In this article, I want to focus on how leaders can use Outlook to become more effective at communicating, overseeing projects, and developing people.
Use your calendar strategically
Your calendar is not just for meetings with other people. Time is one of the two most-limiting factors for great leadership (the other is human ingenuity, a topic for another time). Therefore you want to be the first person to get blocks of time scheduled on your calendar.
- Specific project deliverables (analysis, writing, practicing a presentation)
- Vacation time
- Networking time with internal and external contacts
- 2 days quarterly focused on thinking and planning
- Prep times for predictable milestone events like monthly reports, mid-year and annual reviews
- Birthday and anniversary events for the people you work with
Once you’ve scheduled these, keep them. Use them to say, “I have another commitment at that time”.
Use tasks to bring your attention to significant items at just the right time
Tasks are ideal for reminding you about key facts. If your direct report tells you about a critical meeting next week, set up a task to ask her about it at the right time. Then you’re less likely to forget about something that is very important to her. You can use the same strategy for:
- Checking in on status for key projects when the people don’t report to you
- Remembering people will be OOO or traveling on
- Asking about a personal event (child’s volleyball match, father’s surgery, etc.)
Some people express amazement that I remembered something, but the truth is that it would have completely slipped my mind if I had not set up a task to remind me.
You can also set up recurring tasks to remind you to do things regularly:
- Personal contacts with people in your extended network
- Saying “thank you” to key people
- Encouraging people you know are struggling
Use delayed email delivery
Delaying an email message delivery to a specific day/time is a powerful tool for leaders and project managers. Compose your message, then under Options select Delay Delivery. Pick a date and time, then hit Send. Your message stays in your Outbox until the appointed time. [You do need to be logged into Outlook at the appointed time; if you aren’t, then your message will be sent when you log in again.]
There are several ways you can use this technique to enhance your leadership influence:
- Send announcements that need to be delivered at a specific time. Craft the message early and be confident that it will go out at the right time.
- Convert your good intentions into actual follow-up. When you think, “Oh, I should ask Bob about that next week,” compose the email now, and set the date/time to be appropriate for follow-up.
- You can also queue up messages to be delivered on a schedule. This allows you to craft messages in spurts of time, then deliver on a schedule you define. I do this with my team leaders, for example, to “drip out” tips, links to articles, humor, and commentary about projects. I might create 3 or 4 of these in short order, then space them out over 7 workdays.

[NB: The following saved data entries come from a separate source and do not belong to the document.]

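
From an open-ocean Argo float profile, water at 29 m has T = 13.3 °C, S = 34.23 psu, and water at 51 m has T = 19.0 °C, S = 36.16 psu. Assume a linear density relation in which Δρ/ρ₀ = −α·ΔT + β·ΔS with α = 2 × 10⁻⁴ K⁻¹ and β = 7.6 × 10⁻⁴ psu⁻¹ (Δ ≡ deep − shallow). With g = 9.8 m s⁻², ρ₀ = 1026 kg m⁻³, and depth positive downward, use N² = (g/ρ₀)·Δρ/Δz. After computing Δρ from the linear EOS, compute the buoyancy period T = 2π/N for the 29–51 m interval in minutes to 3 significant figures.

ΔT = +5.7 K, ΔS = +1.93 psu (deep − shallow).
Δρ/ρ₀ = −αΔT + βΔS = -1.14 × 10⁻³ + 1.4668 × 10⁻³ = 3.268 × 10⁻⁴, so Δρ ≈ 0.3353 kg m⁻³.
N² = (g/ρ₀)·Δρ/Δz = g·(Δρ/ρ₀)/Δz = 9.8 × 3.268 × 10⁻⁴ / 22 = 1.4557 × 10⁻⁴ s⁻².
N = √(1.4557 × 10⁻⁴) = 0.012065 rad s⁻¹ → T = 2π/N = 520.78 s = 8.6797 min ≈ 8.68 min.

8.68 min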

Use Email, Tasks, Meetings, and OneNote together
Does an email message suggest that you need a meeting? Drag the email message and drop on top of the Calendar item and it will be converted into a meeting invite – just add attendees.
Does an email message suggest that you’ll need a reminder to follow-up later? Drag the email message and drop on top of the Task item and it will be converted into a new task – just set the date/time to be reminded.
Want an easy way to capture notes from meetings? Click on the OneNote icon in the calendar invite, and the meeting agenda is instantly copied into a OneNote page. Send the page after you’ve finished taking notes in the meeting, so everyone has a copy, even if you haven’t shared the Notebook with them.
Do you have other tips for leaders using Outlook?